Which should be pretty obvious, if you think about it. Legislators wouldn’t keep passing laws restricting abortion and having them shot down by the corrupt judiciary if they didn’t hold plenty of popular appeal.

Kill the cats

Jonah Goldberg considers the silence of the felines:

Well, the inconvenient truth is that cats kill more American birds, particularly songbirds, than DDT and pesticides ever did. Wisconsin is considering allowing residents to shoot feral cats in part because a respected study found that felines kill between 7.8 million and 217 million birds in Wisconsin alone. Data from a Michigan study suggest that some 75 million birds are killed there just in the summer alone.

Estimates for how many birds cats kill in the United States vary almost as widely. The lowest estimates are around 100 million and go up to the 2.5 billion, though the consensus seems to hover around half a billion. What this leaves out, of course, is that many vulnerable bird species are particularly threatened by cats (and, alas, sometimes dogs as well), a non-native predator that often kills small animals for the fun of it….

For example, Carson’s memory is still invoked regularly by the anti-pesticide movement today. Anti-pesticide activists claim that some 67 million birds die every year from such chemicals.
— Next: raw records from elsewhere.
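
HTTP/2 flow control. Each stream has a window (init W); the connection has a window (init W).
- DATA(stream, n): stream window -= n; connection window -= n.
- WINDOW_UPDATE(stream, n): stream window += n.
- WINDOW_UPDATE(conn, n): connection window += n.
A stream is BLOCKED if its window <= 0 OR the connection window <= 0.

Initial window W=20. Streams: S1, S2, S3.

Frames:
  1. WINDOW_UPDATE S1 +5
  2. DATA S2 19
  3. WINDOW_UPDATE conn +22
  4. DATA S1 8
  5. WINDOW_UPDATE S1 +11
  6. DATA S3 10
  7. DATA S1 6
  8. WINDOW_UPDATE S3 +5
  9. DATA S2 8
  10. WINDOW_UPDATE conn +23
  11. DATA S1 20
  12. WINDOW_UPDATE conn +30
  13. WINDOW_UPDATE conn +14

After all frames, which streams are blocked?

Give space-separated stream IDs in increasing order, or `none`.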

In other words, compounds that make food cheaper and more abundant for everybody kill between 10 and 20 percent of the number of birds killed by cats every year. And yet, environmentalists are terrified of making cats a major issue, because it will split the movement. An official at the World Wildlife Fund calls the cat issue a “third rail” for environmentalists.

Get rid of a bunch of filthy beasts AND upset the environmentalists while preserving nature. Do you see any downside? Because I sure don’t.